Perhaps this year you might consider restoration instead of a resolution. Lots of folks take on restoration projects throughout their lives: restoring an old house, an old car, rusty tools, or shabby furniture or clothes. A restoration project often takes something that has some value or use but is in questionable shape and makes it better, more useful, or more valuable instead of starting with something new. One person might have a house that’s a “fixer upper”; it’s livable but in need of some repairs and updates. Another person might have a car that gets them from here to there well enough but needs a tune up or some body work.

Such projects anticipate necessary changes but are accomplished only as quickly or as completely as time, skills, and resources will allow. The changes might be slow and incremental, perhaps even imperceptible, but eventually the changes become apparent. Sometimes the changes aren’t just in the project itself; sometimes the changes show up in a person’s knowledge and skills. While a house might be transformed one room at a time, each room might be finished with more skill and in less time, displaying important changes in both the home and homeowner.

Paul described such incremental growth within our spiritual lives, writing to the early church in Corinth, who struggled to grow up in their faith, “We, who with unveiled faces all reflect the Lord’s glory, are being transformed into his likeness with ever-increasing glory, which comes from the Lord, who is the Spirit” (2 Corinthians 3:18). Because of our faith in Jesus, each of us reflects God’s glory, but not always in the same ways or with the same degree of maturity.

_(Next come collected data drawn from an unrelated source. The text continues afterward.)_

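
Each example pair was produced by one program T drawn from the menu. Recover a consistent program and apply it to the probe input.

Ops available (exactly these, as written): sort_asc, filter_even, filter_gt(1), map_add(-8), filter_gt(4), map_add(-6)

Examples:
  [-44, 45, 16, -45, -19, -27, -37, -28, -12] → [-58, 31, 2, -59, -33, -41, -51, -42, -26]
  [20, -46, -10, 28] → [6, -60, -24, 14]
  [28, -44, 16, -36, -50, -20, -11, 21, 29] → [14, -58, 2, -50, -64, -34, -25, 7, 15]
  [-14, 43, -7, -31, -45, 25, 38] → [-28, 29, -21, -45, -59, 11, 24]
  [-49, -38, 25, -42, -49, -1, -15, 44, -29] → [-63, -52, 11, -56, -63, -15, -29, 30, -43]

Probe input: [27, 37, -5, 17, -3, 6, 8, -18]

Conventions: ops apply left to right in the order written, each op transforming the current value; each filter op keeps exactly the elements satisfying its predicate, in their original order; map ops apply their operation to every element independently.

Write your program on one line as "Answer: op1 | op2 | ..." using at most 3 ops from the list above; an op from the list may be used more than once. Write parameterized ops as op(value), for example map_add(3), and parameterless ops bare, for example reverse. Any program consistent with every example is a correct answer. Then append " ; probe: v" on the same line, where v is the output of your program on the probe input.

map_add(-8) | map_add(-6) ; probe: [13, 23, -19, 3, -17, -8, -6, -32]

Check, running the answer program on each example:
  [-44, 45, 16, -45, -19, -27, -37, -28, -12] -> [-52, 37, 8, -53, -27, -35, -45, -36, -20] -> [-58, 31, 2, -59, -33, -41, -51, -42, -26]
  [20, -46, -10, 28] -> [12, -54, -18, 20] -> [6, -60, -24, 14]
  [28, -44, 16, -36, -50, -20, -11, 21, 29] -> [20, -52, 8, -44, -58, -28, -19, 13, 21] -> [14, -58, 2, -50, -64, -34, -25, 7, 15]
  [-14, 43, -7, -31, -45, 25, 38] -> [-22, 35, -15, -39, -53, 17, 30] -> [-28, 29, -21, -45, -59, 11, 24]
  [-49, -38, 25, -42, -49, -1, -15, 44, -29] -> [-57, -46, 17, -50, -57, -9, -23, 36, -37] -> [-63, -52, 11, -56, -63, -15, -29, 30, -43]
  probe: [27, 37, -5, 17, -3, 6, 8, -18] -> [19, 29, -13, 9, -11, -2, 0, -26] -> [13, 23, -19, 3, -17, -8, -6, -32]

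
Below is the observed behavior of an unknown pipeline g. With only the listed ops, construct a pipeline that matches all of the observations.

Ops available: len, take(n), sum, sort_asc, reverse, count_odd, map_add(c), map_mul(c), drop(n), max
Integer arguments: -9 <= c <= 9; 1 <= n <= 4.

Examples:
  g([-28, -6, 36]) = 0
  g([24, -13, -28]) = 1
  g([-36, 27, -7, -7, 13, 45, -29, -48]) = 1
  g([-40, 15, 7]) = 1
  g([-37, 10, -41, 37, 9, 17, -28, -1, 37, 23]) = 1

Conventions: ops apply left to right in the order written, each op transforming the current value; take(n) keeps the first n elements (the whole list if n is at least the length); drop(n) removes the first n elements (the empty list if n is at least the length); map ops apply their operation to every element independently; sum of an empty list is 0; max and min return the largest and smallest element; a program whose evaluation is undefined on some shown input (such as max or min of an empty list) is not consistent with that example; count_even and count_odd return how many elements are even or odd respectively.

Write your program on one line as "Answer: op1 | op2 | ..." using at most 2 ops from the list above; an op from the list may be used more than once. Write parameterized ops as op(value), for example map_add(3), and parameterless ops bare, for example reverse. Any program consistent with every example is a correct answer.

take(2) | count_odd

Check, running the answer program on each example:
  [-28, -6, 36] -> [-28, -6] -> 0
  [24, -13, -28] -> [24, -13] -> 1
  [-36, 27, -7, -7, 13, 45, -29, -48] -> [-36, 27] -> 1
  [-40, 15, 7] -> [-40, 15] -> 1
  [-37, 10, -41, 37, 9, 17, -28, -1, 37, 23] -> [-37, 10] -> 1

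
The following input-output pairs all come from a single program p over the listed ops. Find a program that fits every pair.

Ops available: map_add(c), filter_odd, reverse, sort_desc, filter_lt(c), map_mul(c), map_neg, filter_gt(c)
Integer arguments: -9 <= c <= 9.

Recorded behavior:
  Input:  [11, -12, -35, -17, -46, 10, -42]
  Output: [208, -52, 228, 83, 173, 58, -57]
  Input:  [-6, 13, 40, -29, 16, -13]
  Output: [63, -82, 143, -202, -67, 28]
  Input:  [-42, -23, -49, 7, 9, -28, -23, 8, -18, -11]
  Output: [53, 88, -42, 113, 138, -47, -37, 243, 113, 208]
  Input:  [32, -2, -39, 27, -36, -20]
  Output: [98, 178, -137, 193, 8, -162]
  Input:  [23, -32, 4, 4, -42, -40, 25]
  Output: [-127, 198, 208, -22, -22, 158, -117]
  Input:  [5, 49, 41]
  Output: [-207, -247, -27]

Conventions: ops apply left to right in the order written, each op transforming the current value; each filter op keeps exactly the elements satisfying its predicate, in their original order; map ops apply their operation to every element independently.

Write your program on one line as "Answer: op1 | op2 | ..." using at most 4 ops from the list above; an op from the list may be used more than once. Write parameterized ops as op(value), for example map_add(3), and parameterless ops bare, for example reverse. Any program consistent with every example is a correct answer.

reverse | map_mul(-5) | map_add(-2)

Check, running the answer program on each example:
  [11, -12, -35, -17, -46, 10, -42] -> [-42, 10, -46, -17, -35, -12, 11] -> [210, -50, 230, 85, 175, 60, -55] -> [208, -52, 228, 83, 173, 58, -57]
  [-6, 13, 40, -29, 16, -13] -> [-13, 16, -29, 40, 13, -6] -> [65, -80, 145, -200, -65, 30] -> [63, -82, 143, -202, -67, 28]
  [-42, -23, -49, 7, 9, -28, -23, 8, -18, -11] -> [-11, -18, 8, -23, -28, 9, 7, -49, -23, -42] -> [55, 90, -40, 115, 140, -45, -35, 245, 115, 210] -> [53, 88, -42, 113, 138, -47, -37, 243, 113, 208]
  [32, -2, -39, 27, -36, -20] -> [-20, -36, 27, -39, -2, 32] -> [100, 180, -135, 195, 10, -160] -> [98, 178, -137, 193, 8, -162]
  [23, -32, 4, 4, -42, -40, 25] -> [25, -40, -42, 4, 4, -32, 23] -> [-125, 200, 210, -20, -20, 160, -115] -> [-127, 198, 208, -22, -22, 158, -117]
  [5, 49, 41] -> [41, 49, 5] -> [-205, -245, -25] -> [-207, -247, -27]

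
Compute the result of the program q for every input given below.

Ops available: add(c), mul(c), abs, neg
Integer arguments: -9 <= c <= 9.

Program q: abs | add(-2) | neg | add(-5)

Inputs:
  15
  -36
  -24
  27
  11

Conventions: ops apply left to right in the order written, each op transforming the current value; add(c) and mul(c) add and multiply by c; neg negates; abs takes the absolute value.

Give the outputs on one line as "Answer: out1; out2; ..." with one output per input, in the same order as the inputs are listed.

-18; -39; -27; -30; -14

Execution, op by op:
  15 -> 15 -> 13 -> -13 -> -18
  -36 -> 36 -> 34 -> -34 -> -39
  -24 -> 24 -> 22 -> -22 -> -27
  27 -> 27 -> 25 -> -25 -> -30
  11 -> 11 -> 9 -> -9 -> -14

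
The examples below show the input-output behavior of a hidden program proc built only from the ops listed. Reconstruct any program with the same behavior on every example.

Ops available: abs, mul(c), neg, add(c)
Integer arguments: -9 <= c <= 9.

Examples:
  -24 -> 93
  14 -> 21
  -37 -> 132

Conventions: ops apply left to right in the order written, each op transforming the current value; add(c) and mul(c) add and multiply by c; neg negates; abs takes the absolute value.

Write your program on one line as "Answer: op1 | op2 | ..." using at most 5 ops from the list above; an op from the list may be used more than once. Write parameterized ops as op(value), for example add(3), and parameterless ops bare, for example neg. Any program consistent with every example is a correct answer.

neg | add(7) | mul(-3) | abs

Check, running the answer program on each example:
  -24 -> 24 -> 31 -> -93 -> 93
  14 -> -14 -> -7 -> 21 -> 21
  -37 -> 37 -> 44 -> -132 -> 132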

Our new life in Christ is a lifetime of transformation; it’s a restoration project, so through 2023, that will be our focus. I will continue to preach and teach about the new life we have received through our faith in Christ, but we will keep working together on restoring our lives and our church with the tools, plans, and help God provides through his Word, by the Holy Spirit, and through our brothers and sisters in Christ. Let’s keep working together on what God is working in us, among us, and through us.